Shaping up America's nuclear deterrent.
The Wall Street Journal, Review & Outlook - 24 January 2009
The Secretary of the Air Force and the Air Force Chief of Staff lost their jobs last year after two incidents involving the misuse of nuclear materials. In one, nuclear-armed cruise missiles were loaded on a B-52 bomber and flown across the country without anyone noticing for a day and a half. In the other, nose cones fitted with nuclear triggers were erroneously shipped to Taiwan.
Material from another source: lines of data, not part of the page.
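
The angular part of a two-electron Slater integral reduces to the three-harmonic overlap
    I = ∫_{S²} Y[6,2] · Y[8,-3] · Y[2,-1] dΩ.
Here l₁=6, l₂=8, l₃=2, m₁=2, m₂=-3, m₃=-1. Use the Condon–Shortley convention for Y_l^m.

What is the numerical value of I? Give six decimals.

0.000000

Σmᵢ = -2 ≠ 0, so the φ-integral vanishes; I = 0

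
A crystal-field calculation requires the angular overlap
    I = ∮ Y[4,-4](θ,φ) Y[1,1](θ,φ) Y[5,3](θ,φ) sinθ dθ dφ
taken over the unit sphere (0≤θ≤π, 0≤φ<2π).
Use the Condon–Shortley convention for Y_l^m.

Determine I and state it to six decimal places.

m-sum 0 ✓  L=10 even ✓  3≤5≤5 ✓
Π(2lᵢ+1) = 9×3×11 = 297
triangle coeff Δ(4,1,5) = 1/495
Σ_t [0,0]: t=0:+1/576 = 1/576
(3j)²=5/99 [(4 1 5; 0 0 0)], sign=-1
Σ_t [0,0]: t=0:+1/80640 = 1/80640
(3j)²=1/495 [(4 1 5; -4 1 3)], sign=+1
⇒ 4πI² = 1/33
I = (-1)√(1/33/(4π)) = -0.04910640

-0.049106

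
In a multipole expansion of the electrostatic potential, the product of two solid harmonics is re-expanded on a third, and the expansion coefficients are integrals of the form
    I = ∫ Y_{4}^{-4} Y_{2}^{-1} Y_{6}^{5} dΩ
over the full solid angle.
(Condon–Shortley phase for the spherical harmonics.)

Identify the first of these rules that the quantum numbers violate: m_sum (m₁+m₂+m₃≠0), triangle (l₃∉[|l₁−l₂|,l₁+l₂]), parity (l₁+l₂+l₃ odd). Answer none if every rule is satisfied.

azimuthal sum: -4 − 1 + 5 = 0  ✓
2 ≤ 6 ≤ 6 (triangle on l)  ✓
L = 4 + 2 + 6 = 12 (even)  ✓

none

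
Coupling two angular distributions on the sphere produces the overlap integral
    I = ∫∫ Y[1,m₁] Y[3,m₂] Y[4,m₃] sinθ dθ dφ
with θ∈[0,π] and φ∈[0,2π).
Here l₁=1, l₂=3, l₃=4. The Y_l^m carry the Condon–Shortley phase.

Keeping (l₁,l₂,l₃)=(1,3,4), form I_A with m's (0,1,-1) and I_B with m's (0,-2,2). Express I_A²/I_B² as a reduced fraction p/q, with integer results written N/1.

Shared (l₁,l₂,l₃)=(1,3,4): N and (l;000)² cancel in I_A²/I_B².
A: Δ = 0!·2!·6!/9! = 1/252; Racah Σ t=0..0: t=0:+1/48 = 1/48; ⇒ 3j(1 3 4; 0 1 -1)² = 5/84, sgn -1
B: Δ = 0!·2!·6!/9! = 1/252; Racah Σ t=0..0: t=0:+1/120 = 1/120; ⇒ 3j(1 3 4; 0 -2 2)² = 1/21, sgn +1
I_A²/I_B² = (5/84)/(1/21) = 5/4

5/4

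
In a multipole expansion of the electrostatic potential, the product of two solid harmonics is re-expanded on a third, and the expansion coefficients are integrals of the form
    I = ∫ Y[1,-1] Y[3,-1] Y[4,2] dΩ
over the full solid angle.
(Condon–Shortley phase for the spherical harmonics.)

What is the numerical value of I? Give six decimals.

m-sum 0 ✓  L=8 even ✓  2≤4≤4 ✓
Π(2lᵢ+1) = 3×7×9 = 189
triangle coeff Δ(1,3,4) = 1/252
Σ_t [0,0]: t=0:+1/36 = 1/36
(3j)²=4/63 [(1 3 4; 0 0 0)], sign=+1
Σ_t [0,0]: t=0:+1/96 = 1/96
(3j)²=5/84 [(1 3 4; -1 -1 2)], sign=+1
⇒ 4πI² = 5/7
I = (+1)√(5/7/(4π)) = 0.23841361

0.238414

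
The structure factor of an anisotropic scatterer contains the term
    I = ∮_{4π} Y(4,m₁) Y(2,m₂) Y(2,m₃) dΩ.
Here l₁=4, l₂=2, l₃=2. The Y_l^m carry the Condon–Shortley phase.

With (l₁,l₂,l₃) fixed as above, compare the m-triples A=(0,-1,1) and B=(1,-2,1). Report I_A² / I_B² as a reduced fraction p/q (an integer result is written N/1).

16/5

Same 4,2,2: normalisation and zero-m 3j drop out of the ratio.
A: Δ: 4! 4! 0! / 9! → 1/630; sum: t=1:−1/36 = -1/36; 3j²(4 2 2; 0 -1 1) = Δ·Π!·Σ² = 8/315  (sign +1)
B: Δ: 4! 4! 0! / 9! → 1/630; sum: t=0:+1/144 = 1/144; 3j²(4 2 2; 1 -2 1) = Δ·Π!·Σ² = 1/126  (sign -1)
I_A²/I_B² = (8/315)/(1/126) = 16/5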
Neither of those mishaps ended badly, and in retrospect the nation can say thanks for the wake-up call. The blunders focused attention on a problem that might otherwise have gone undetected until catastrophe struck: the neglect of U.S. nuclear forces and -- even more dangerous -- a lack of understanding at the Pentagon about nuclear deterrence.
These are the key findings of the Pentagon's task force on nuclear weapons management, which recently released its final report. The task force was appointed by Defense Secretary Bob Gates in the wake of the Air Force scandals and was led by former Defense Secretary James Schlesinger. Its initial report, last September, examined the Air Force's errors in its stewardship of nuclear weapons and made several recommendations. These mostly have been implemented, and the latest report commends the Air Force for its swift action.
The task force has now cast its eye more broadly and concludes that the "lack of interest and attention have been widespread" throughout the Pentagon's leadership. The exception is the Navy, which is responsible for submarine-launched nuclear weapons. Even there, though, not all is well. While the report finds the Navy's handling of nukes acceptable, it says there is evidence of some "fraying around the edges."
The Schlesinger panel makes a series of recommendations aimed at improving oversight and policy. They include establishing a position of assistant secretary of defense for deterrence, reducing the nonnuclear related responsibilities of U.S. Strategic Command, and beefing up inspections.
But the task force's most worrisome finding will require a new mindset. The panel finds a "distressing degree" of inattention to the role of nuclear deterrence among senior civilian and military leaders, especially regarding its psychological and political value. It proposes educational measures to "enhance understanding" of why we have a nuclear deterrent -- which, put simply, is to avoid the use of nuclear weapons. If adversaries believe the U.S. deterrent is weak, they might be tempted to use nukes against us or threaten to do so.
But there's a proliferation point too. The U.S. provides a nuclear umbrella for 30-plus countries. If our allies lose confidence, Mr. Schlesinger said at a press conference announcing the report, "five or six of those nations are quite capable of beginning to produce nuclear weapons on their own." This is precisely the opposite of what the nuclear-free-world types like to argue: If only the U.S. would get rid of its nukes, other countries would follow suit.
It's now up to the Obama Administration to move on the task force's findings. But adopting the management and personnel changes the report recommends won't be enough. "Strengthening the credibility of our nuclear deterrent should begin at the White House," the report states. If the new President makes clear his commitment to the U.S. nuclear deterrent, that attitude will echo down the chain of command.